Harvard Physicist to Give Talk on the Transition to Renewable Energy

November 3, 2015

Using technologies like solar panels, wind turbines, and electric cars, the world can get all its energy from renewable sources–not at some point in the future but today. So says Mara Prentiss, a Harvard physics professor who will be speaking on the topic at the Thomas Crane Public Library, 40 Washington Street, at 7:00 p.m. on November 18.

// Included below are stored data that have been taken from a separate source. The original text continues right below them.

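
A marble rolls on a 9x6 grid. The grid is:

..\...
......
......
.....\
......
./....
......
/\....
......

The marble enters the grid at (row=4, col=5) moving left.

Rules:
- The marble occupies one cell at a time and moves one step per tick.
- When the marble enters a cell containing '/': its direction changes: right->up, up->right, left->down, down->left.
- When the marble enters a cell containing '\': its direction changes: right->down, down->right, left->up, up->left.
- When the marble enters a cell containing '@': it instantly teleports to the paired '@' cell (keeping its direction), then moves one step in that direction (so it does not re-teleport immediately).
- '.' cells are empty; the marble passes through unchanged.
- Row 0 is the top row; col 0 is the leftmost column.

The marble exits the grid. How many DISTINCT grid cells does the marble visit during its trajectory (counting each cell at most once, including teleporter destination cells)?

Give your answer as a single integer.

Answer: 6

Derivation:
Step 1: enter (4,5), '.' pass, move left to (4,4)
Step 2: enter (4,4), '.' pass, move left to (4,3)
Step 3: enter (4,3), '.' pass, move left to (4,2)
Step 4: enter (4,2), '.' pass, move left to (4,1)
Step 5: enter (4,1), '.' pass, move left to (4,0)
Step 6: enter (4,0), '.' pass, move left to (4,-1)
Step 7: at (4,-1) — EXIT via left edge, pos 4
Distinct cells visited: 6 (path length 6)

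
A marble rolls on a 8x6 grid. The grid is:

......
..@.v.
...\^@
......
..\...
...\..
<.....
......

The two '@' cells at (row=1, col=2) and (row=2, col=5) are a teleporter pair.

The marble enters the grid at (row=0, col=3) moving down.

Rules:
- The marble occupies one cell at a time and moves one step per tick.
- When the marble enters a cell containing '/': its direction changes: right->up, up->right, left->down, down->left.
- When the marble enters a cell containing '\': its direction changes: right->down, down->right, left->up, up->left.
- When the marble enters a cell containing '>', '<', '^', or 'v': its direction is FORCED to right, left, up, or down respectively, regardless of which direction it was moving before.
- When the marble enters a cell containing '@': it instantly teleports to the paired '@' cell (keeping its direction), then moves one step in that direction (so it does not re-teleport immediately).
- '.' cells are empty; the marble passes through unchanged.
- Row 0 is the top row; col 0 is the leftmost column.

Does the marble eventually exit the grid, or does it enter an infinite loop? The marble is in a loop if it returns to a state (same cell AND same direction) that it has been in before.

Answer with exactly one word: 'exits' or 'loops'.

Step 1: enter (0,3), '.' pass, move down to (1,3)
Step 2: enter (1,3), '.' pass, move down to (2,3)
Step 3: enter (2,3), '\' deflects down->right, move right to (2,4)
Step 4: enter (2,4), '^' forces right->up, move up to (1,4)
Step 5: enter (1,4), 'v' forces up->down, move down to (2,4)
Step 6: enter (2,4), '^' forces down->up, move up to (1,4)
Step 7: at (1,4) dir=up — LOOP DETECTED (seen before)

Answer: loops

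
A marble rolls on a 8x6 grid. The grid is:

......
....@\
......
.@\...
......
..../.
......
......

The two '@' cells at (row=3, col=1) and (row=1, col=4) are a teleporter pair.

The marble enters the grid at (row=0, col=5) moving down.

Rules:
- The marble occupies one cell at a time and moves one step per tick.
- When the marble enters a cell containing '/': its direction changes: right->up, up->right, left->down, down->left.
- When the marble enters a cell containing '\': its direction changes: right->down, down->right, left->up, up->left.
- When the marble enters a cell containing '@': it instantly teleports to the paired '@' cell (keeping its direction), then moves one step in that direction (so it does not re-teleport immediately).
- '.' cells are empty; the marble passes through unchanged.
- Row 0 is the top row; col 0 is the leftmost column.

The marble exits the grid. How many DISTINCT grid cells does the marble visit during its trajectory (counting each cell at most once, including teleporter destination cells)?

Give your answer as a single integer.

Step 1: enter (0,5), '.' pass, move down to (1,5)
Step 2: enter (1,5), '\' deflects down->right, move right to (1,6)
Step 3: at (1,6) — EXIT via right edge, pos 1
Distinct cells visited: 2 (path length 2)

Answer: 2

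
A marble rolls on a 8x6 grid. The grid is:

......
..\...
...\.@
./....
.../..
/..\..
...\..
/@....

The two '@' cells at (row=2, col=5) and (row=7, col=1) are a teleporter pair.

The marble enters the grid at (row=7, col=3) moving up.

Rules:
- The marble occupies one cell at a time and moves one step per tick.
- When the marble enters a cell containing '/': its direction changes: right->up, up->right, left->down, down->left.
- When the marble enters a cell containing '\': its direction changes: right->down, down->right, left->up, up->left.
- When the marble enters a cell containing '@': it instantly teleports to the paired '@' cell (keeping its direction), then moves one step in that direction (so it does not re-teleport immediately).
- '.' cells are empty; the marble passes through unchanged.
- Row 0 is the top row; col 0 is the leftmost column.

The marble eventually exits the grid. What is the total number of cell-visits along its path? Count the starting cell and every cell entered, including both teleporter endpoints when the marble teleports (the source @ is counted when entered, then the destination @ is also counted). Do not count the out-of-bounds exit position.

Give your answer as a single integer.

Answer: 5

Derivation:
Step 1: enter (7,3), '.' pass, move up to (6,3)
Step 2: enter (6,3), '\' deflects up->left, move left to (6,2)
Step 3: enter (6,2), '.' pass, move left to (6,1)
Step 4: enter (6,1), '.' pass, move left to (6,0)
Step 5: enter (6,0), '.' pass, move left to (6,-1)
Step 6: at (6,-1) — EXIT via left edge, pos 6
Path length (cell visits): 5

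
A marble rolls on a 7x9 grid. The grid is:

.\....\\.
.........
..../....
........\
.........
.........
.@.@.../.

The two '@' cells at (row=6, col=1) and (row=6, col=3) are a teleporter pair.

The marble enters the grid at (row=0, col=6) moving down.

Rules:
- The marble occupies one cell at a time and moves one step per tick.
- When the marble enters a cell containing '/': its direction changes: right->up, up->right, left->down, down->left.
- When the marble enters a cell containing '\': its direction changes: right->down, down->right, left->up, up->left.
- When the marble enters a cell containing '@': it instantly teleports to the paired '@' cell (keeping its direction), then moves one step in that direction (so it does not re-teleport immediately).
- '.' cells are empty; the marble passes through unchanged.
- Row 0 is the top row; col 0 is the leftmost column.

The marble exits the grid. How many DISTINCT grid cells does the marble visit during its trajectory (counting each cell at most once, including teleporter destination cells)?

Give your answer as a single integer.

Answer: 14

Derivation:
Step 1: enter (0,6), '\' deflects down->right, move right to (0,7)
Step 2: enter (0,7), '\' deflects right->down, move down to (1,7)
Step 3: enter (1,7), '.' pass, move down to (2,7)
Step 4: enter (2,7), '.' pass, move down to (3,7)
Step 5: enter (3,7), '.' pass, move down to (4,7)
Step 6: enter (4,7), '.' pass, move down to (5,7)
Step 7: enter (5,7), '.' pass, move down to (6,7)
Step 8: enter (6,7), '/' deflects down->left, move left to (6,6)
Step 9: enter (6,6), '.' pass, move left to (6,5)
Step 10: enter (6,5), '.' pass, move left to (6,4)
Step 11: enter (6,4), '.' pass, move left to (6,3)
Step 12: enter (6,3), '@' teleport (6,3)->(6,1), also enter (6,1), move left to (6,0)
Step 13: enter (6,0), '.' pass, move left to (6,-1)
Step 14: at (6,-1) — EXIT via left edge, pos 6
Distinct cells visited: 14 (path length 14)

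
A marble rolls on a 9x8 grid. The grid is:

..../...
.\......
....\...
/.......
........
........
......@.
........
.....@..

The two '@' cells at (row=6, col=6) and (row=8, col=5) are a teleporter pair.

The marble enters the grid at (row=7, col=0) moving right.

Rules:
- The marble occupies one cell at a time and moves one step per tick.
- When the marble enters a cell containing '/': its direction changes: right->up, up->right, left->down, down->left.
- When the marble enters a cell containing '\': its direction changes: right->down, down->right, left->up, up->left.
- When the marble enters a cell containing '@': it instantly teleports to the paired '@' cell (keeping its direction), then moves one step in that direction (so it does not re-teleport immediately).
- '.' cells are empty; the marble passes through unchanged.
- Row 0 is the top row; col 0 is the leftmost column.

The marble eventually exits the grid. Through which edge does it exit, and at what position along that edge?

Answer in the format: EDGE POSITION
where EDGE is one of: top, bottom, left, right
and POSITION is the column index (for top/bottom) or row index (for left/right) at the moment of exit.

Step 1: enter (7,0), '.' pass, move right to (7,1)
Step 2: enter (7,1), '.' pass, move right to (7,2)
Step 3: enter (7,2), '.' pass, move right to (7,3)
Step 4: enter (7,3), '.' pass, move right to (7,4)
Step 5: enter (7,4), '.' pass, move right to (7,5)
Step 6: enter (7,5), '.' pass, move right to (7,6)
Step 7: enter (7,6), '.' pass, move right to (7,7)
Step 8: enter (7,7), '.' pass, move right to (7,8)
Step 9: at (7,8) — EXIT via right edge, pos 7

Answer: right 7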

In her talk, cosponsored by the library and Quincy Climate Action Network, Prentiss, the author of the new book Energy Revolution, will argue that the transition to renewables is not only technically feasible but also economically advantageous. For example, she says, “the price of solar panels has dropped enormously.… Bloomberg has reported that in 36 states it will be cheaper next year to produce your own solar electricity than get your power from the grid.” Meanwhile, she says, midwestern US states are already using wind turbines to supply a big chunk of their electric power, with Iowa getting more than 40% of their power from wind in peak months.

In addition to renewable energy production, Prentiss will also discuss grid and storage technologies that can assure a constant flow of electricity even when the electrons come from intermittent sources like wind and solar.

To get our energy by burning fossil fuels is inherently inefficient, Prentiss says. Because of a physics principle called Carnot’s Theorem, devices that use heat to generate energy, including gasoline engines and coal- or gas-fired power plants, peak out at 50 percent efficiency, she says, no matter how ingenious their design, with the rest of the energy in their fuel given off as waste heat. Motors like the ones in electric cars, by contrast, have efficiencies ranging from 90 to 98 percent.

Besides, burning fossil fuels, whether it’s in cars or power plants, “creates a whole lot of problems,” Prentiss says. “In the US, we focus on climate change, but in the developing world, air quality is a bigger issue. In places like New Delhi and Beijing the air is often so polluted it is hard to breathe.”

Nevertheless, she says, “I’m not trying to tell people what to do. I’m just explaining choices of which they may not be aware.”